The journey of peace, he said, begins with “the decision not to have enemies.”
Standing in Mosul March 7 amid the ruins of four churches that Islamic State fighters had turned to a massive pile of rubble, Pope Francis did not name an enemy but pointed to the “tragic consequences of war and hostility.”
With Islamic State gone and work underway to restore Mosul’s damaged churches and mosques, Pope Francis proclaimed that today “we reaffirm our conviction that fraternity is more durable than fratricide, that hope is more powerful than hatred, that peace more powerful than war.”
“This conviction speaks with greater eloquence than the passing voices of hatred and violence,” he said, “and it can never be silenced by the blood spilled by those who pervert the name of God to pursue paths of destruction.”
Returning to Rome, he told reporters he had seen photos of the site beforehand but was not prepared for the reality of being there.
“I stopped in front of the destroyed church and I just didn’t have any words. It is something you cannot believe, you can’t believe it,” he said. “It is just unbelievable our human cruelty.”
The first evening of the trip, the pope had met the Iraqi bishops and representatives of the country’s priests and religious in the restored Syriac Catholic Cathedral of Our Lady of Deliverance, sometimes referred to as Our Lady of Salvation.
It is a church, he said, “hallowed by the blood of our brothers and sisters” murdered in a terrorist attack that shook the world. Forty-eight members of the church, including two priests and a 3-year-old child, died Oct. 31, 2010, when militants belonging to a group linked to al-Qaida interrupted a service, detonating explosives and shooting people.

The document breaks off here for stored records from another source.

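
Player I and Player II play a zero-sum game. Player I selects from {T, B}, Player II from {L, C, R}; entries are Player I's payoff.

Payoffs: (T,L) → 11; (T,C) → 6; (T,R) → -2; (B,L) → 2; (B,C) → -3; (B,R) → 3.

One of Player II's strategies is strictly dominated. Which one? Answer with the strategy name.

C holds Player I's payoff strictly below L in every row: 6 < 11, -3 < 2.
So L is strictly dominated for Player II.

L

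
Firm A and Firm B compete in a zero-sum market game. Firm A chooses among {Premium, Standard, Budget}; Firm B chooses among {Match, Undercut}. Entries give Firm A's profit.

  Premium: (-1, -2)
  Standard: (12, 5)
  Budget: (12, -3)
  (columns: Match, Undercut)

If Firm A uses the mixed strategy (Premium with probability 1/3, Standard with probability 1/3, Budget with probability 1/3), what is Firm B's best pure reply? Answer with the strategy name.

Undercut

If Firm B plays Match, Firm A's expected payoff is (1/3)·(-1) + (1/3)·12 + (1/3)·12 = 23/3.
If Firm B plays Undercut, Firm A's expected payoff is (1/3)·(-2) + (1/3)·5 + (1/3)·(-3) = 0.
Firm B minimizes Firm A's payoff; the smallest is 0, so the best response is Undercut.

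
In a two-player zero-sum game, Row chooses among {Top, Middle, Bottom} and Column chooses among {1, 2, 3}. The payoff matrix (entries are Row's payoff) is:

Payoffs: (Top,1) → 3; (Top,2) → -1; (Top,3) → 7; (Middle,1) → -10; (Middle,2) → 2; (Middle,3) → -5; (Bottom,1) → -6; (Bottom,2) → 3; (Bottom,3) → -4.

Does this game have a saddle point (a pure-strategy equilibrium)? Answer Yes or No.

Row minima: Top → -1, Middle → -10, Bottom → -6; maximin = -1.
Column maxima: 1 → 3, 2 → 3, 3 → 7; minimax = 3.
-1 ≠ 3, so no pure-strategy equilibrium exists.

No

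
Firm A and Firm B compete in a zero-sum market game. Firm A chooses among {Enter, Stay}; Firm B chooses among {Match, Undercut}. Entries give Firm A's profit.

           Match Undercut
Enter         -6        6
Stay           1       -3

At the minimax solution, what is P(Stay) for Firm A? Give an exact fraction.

3/4

Row minima: Enter → -6, Stay → -3; maximin = -3.
Column maxima: Match → 1, Undercut → 6; minimax = 1.
-3 ≠ 1, so there is no saddle point; optimal play is mixed.
Let Firm A play Enter with probability p. Expected payoff against Match: (-6)p + 1(1−p) = −7p + 1; against Undercut: 6p + (-3)(1−p) = 9p − 3.
Setting these equal: −7p + 1 = 9p − 3 ⇒ −16p = -4 ⇒ p = 1/4, and the value is (-7)·(1/4) + 1 = -3/4.
For Firm B: with q = P(Match), equating Enter's and Stay's payoffs gives −12q + 6 = 4q − 3 ⇒ q = 9/16.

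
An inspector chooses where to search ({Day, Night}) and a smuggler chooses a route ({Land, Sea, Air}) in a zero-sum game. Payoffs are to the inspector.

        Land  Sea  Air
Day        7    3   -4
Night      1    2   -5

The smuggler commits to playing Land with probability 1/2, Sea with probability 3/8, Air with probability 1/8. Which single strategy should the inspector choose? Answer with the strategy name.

Day

Expected payoff of Day: (1/2)·7 + (3/8)·3 + (1/8)·(-4) = 33/8.
Expected payoff of Night: (1/2)·1 + (3/8)·2 + (1/8)·(-5) = 5/8.
The largest is 33/8, so the inspector's best response is Day.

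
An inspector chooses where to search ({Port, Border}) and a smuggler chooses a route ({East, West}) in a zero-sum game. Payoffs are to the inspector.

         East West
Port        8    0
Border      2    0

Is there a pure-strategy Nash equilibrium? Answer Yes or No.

Yes

Row minima: Port → 0, Border → 0; maximin = 0.
Column maxima: East → 8, West → 0; minimax = 0.
maximin = minimax = 0, so a saddle point exists.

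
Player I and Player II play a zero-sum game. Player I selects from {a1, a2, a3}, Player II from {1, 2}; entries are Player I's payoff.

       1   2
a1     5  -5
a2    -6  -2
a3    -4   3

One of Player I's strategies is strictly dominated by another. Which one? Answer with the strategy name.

a2

a3 gives a strictly higher payoff than a2 against every column: -4 > -6, 3 > -2.
So a2 is strictly dominated and Player I never plays it.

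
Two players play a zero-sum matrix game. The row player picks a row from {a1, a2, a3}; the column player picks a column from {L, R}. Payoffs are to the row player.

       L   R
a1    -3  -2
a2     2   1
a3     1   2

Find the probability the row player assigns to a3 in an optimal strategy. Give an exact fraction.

1/2

Row minima: a1 → -3, a2 → 1, a3 → 1; maximin = 1.
Column maxima: L → 2, R → 2; minimax = 2.
1 ≠ 2, so there is no saddle point; optimal play is mixed.
a1 is strictly dominated by a2, so the row player never plays it.
On the remaining 2×2 (a2, a3 vs L, R):
Let the row player play a2 with probability p. Expected payoff against L: 2p + 1(1−p) = p + 1; against R: 1p + 2(1−p) = −p + 2.
Setting these equal: p + 1 = −p + 2 ⇒ 2p = 1 ⇒ p = 1/2, and the value is (1)·(1/2) + 1 = 3/2.
For the column player: with q = P(L), equating a2's and a3's payoffs gives q + 1 = −q + 2 ⇒ q = 1/2.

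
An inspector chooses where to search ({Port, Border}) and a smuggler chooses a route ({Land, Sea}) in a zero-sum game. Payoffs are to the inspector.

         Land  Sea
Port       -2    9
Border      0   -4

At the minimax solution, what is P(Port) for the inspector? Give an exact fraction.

Row minima: Port → -2, Border → -4; maximin = -2.
Column maxima: Land → 0, Sea → 9; minimax = 0.
-2 ≠ 0, so there is no saddle point; optimal play is mixed.
Let the inspector play Port with probability p. Expected payoff against Land: (-2)p + 0(1−p) = −2p; against Sea: 9p + (-4)(1−p) = 13p − 4.
Setting these equal: −2p = 13p − 4 ⇒ −15p = -4 ⇒ p = 4/15, and the value is (-2)·(4/15) = -8/15.
For the smuggler: with q = P(Land), equating Port's and Border's payoffs gives −11q + 9 = 4q − 4 ⇒ q = 13/15.

4/15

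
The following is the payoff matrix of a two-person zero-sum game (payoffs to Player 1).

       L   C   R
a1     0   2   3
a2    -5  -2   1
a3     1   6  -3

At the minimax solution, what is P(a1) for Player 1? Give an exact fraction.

4/7

Row minima: a1 → 0, a2 → -5, a3 → -3; maximin = 0.
Column maxima: L → 1, C → 6, R → 3; minimax = 1.
0 ≠ 1, so there is no saddle point; optimal play is mixed.
a2 is strictly dominated by a1, so Player 1 never plays it.
C is strictly dominated by L (it gives Player 1 strictly more in every row), so Player 2 never plays it.
On the remaining 2×2 (a1, a3 vs L, R):
Let Player 1 play a1 with probability p. Expected payoff against L: 0p + 1(1−p) = −p + 1; against R: 3p + (-3)(1−p) = 6p − 3.
Setting these equal: −p + 1 = 6p − 3 ⇒ −7p = -4 ⇒ p = 4/7, and the value is (-1)·(4/7) + 1 = 3/7.
For Player 2: with q = P(L), equating a1's and a3's payoffs gives −3q + 3 = 4q − 3 ⇒ q = 6/7.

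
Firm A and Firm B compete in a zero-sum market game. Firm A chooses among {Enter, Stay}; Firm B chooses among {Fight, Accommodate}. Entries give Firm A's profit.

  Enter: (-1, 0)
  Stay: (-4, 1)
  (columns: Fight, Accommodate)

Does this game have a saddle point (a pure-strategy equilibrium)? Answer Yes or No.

Row minima: Enter → -1, Stay → -4; maximin = -1.
Column maxima: Fight → -1, Accommodate → 1; minimax = -1.
maximin = minimax = -1, so a saddle point exists.

Yes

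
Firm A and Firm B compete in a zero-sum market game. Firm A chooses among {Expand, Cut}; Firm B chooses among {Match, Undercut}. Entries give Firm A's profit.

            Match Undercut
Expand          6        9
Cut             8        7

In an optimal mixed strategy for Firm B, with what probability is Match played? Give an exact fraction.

1/2

Row minima: Expand → 6, Cut → 7; maximin = 7.
Column maxima: Match → 8, Undercut → 9; minimax = 8.
7 ≠ 8, so there is no saddle point; optimal play is mixed.
Let Firm A play Expand with probability p. Expected payoff against Match: 6p + 8(1−p) = −2p + 8; against Undercut: 9p + 7(1−p) = 2p + 7.
Setting these equal: −2p + 8 = 2p + 7 ⇒ −4p = -1 ⇒ p = 1/4, and the value is (-2)·(1/4) + 8 = 15/2.
For Firm B: with q = P(Match), equating Expand's and Cut's payoffs gives −3q + 9 = q + 7 ⇒ q = 1/2.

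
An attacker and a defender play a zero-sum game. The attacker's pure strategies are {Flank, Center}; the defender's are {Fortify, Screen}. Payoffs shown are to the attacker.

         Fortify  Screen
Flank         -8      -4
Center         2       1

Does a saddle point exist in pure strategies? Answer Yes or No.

Yes

Row minima: Flank → -8, Center → 1; maximin = 1.
Column maxima: Fortify → 2, Screen → 1; minimax = 1.
maximin = minimax = 1, so a saddle point exists.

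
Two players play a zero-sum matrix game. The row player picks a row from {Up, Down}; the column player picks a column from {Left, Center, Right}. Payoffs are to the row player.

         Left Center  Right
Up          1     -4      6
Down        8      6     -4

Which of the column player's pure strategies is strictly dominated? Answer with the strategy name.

Center holds the row player's payoff strictly below Left in every row: -4 < 1, 6 < 8.
So Left is strictly dominated for the column player.

Left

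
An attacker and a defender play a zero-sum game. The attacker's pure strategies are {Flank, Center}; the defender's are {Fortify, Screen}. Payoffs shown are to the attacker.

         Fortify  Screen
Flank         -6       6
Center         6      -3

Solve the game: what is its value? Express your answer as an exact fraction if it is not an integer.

6/7

Row minima: Flank → -6, Center → -3; maximin = -3.
Column maxima: Fortify → 6, Screen → 6; minimax = 6.
-3 ≠ 6, so there is no saddle point; optimal play is mixed.
Let the attacker play Flank with probability p. Expected payoff against Fortify: (-6)p + 6(1−p) = −12p + 6; against Screen: 6p + (-3)(1−p) = 9p − 3.
Setting these equal: −12p + 6 = 9p − 3 ⇒ −21p = -9 ⇒ p = 3/7, and the value is (-12)·(3/7) + 6 = 6/7.
For the defender: with q = P(Fortify), equating Flank's and Center's payoffs gives −12q + 6 = 9q − 3 ⇒ q = 3/7.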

The memory of Iraq’s Christian martyrs, he said, must “inspire us to renew our own trust in the power of the cross and its saving message of forgiveness, reconciliation and rebirth.”
“Christians are called to bear witness to the love of Christ in every time and place,” the pope told the Catholic leaders. “This is the Gospel that must be proclaimed and embodied in this beloved country as well.”
Bells pealed in Qaraqosh March 7 to welcome the pope to another Syriac Catholic parish, the Church of the Immaculate Conception, desecrated during its use as a base by Islamic State fighters, who turned the courtyard into a shooting range.
While much of the town still needs to be rebuilt, Pope Francis said the presence of the jubilant crowds inside and outside the church “shows that terrorism and death never have the last word.”
“The last word belongs to God and to his son, the conqueror of sin and death,” the pope said. “Even amid the ravages of terrorism and war, we can see, with the eyes of faith, the triumph of life over death.”
With Muslim and Yazidi guests joining Catholics in the church, Pope Francis told the people that “this is the time to restore not just buildings but also the bonds of community that unite communities and families, the young and the old together.”